Intel's New Marketing Campaign Paves Way For Apple

Intel's Yonah processor is expected to be seen in Apple's products in the first quarter of 2006, as both companies head directly toward the home entertainment category.



As Apple Computer drives forward into the Intel processor-dominated home entertainment world, the only question that remains is whether everything will be ready for 9 a.m. Tuesday, Jan. 10, when Steve Jobs takes the podium at Macworld in San Francisco.

Intel began setting the stage this week with the announcement that it is replacing its timeworn "Intel Inside" slogan and replacing it with "Leap Ahead", which seems to dovetail nicely with Apple's "Think Different" logo. Both companies are now headed directly toward the home entertainment category.

Intel's Yonah processor, which is expected to be used in Apple's offerings, will be explained in more detail by Intel at next week's Consumer Electronics Show. There are different versions of the Yonah, and Apple watcher Think Secret reports that the Yonah Viiv media center version will be unveiled at Macworld. Think Secret, which delights in announcing Apple products before Apple does and much to Apple's consternation, believes several different Yonah processors will find their way into different Apple products in the first quarter of 2006.

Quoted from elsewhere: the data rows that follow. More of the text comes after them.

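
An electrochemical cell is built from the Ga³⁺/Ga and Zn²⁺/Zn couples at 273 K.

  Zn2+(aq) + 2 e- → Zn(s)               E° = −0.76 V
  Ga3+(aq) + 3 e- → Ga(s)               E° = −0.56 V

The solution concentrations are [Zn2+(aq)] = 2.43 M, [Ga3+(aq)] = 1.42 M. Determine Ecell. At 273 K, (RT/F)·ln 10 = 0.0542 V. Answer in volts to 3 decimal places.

Ga³⁺/Ga is reduced (cathode, E° = −0.56 V) and Zn²⁺/Zn is oxidized (anode).
E°cell = E°cat − E°an = −0.56 − (−0.76) = +0.20 V; n = 6.
Balancing gives 2 Ga3+(aq) + 3 Zn(s) → 2 Ga(s) + 3 Zn2+(aq); hence Q = [Zn2+(aq)]^3 / [Ga3+(aq)]^2 = 7.12 (log Q = 0.852).
E = E° − (0.0542/n)·log Q = +0.20 − (0.0542/6)(0.852) = +0.192 V.

+0.192 V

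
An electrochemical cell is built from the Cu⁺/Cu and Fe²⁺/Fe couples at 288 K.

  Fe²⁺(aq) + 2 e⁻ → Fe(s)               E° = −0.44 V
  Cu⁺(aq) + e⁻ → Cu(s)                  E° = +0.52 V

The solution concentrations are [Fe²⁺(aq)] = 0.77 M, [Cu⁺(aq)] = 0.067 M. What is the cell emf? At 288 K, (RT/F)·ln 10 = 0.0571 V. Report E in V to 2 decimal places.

+0.90 V

Cu⁺/Cu is reduced (cathode, E° = +0.52 V) and Fe²⁺/Fe is oxidized (anode).
E°cell = +0.52 − (−0.44) = +0.96 V, with n = 2 electrons transferred.
For the overall reaction 2 Cu⁺(aq) + Fe(s) → 2 Cu(s) + Fe²⁺(aq), Q = [Fe²⁺(aq)] / [Cu⁺(aq)]^2 = 172, giving log Q = 2.234.
By the Nernst equation, E = +0.96 − (0.0571/2)·(2.234) = +0.90 V.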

Another Apple watcher, emsnow, reported this week that Quanta will serve as original design manufacturer (ODM) of Apple's coming high-level M1 and PowerBook model while Asustek will do entry level machines including an i-Book. In all, Apple has been targeting four Intel-based models for introduction in the first quarter. Other published reports have indicated that Intel is developing motherboards for the new Apple models at its Intel Oregon facilities.

The Macworld show promises to feature additional product unveilings from Apple including new iPod announcements and improved iMacs, iBooks, Mac Minis, and PowerBooks.

Another software giant with a growing interest in home multimedia entertainment that is scheduled to exhibit at Macworld is Microsoft, which notes that it is "the largest, 100 percent Mac-focused developer of Mac software outside of Apple itself."

In embracing Apple and its drive into home entertainment including music and video solutions, many observers believe Intel may be upsetting the delicate processor ecosystem, particularly ever-loyal Dell Computer. Dell isn't expected to sit idly by while Apple continues its move into consumer computing products.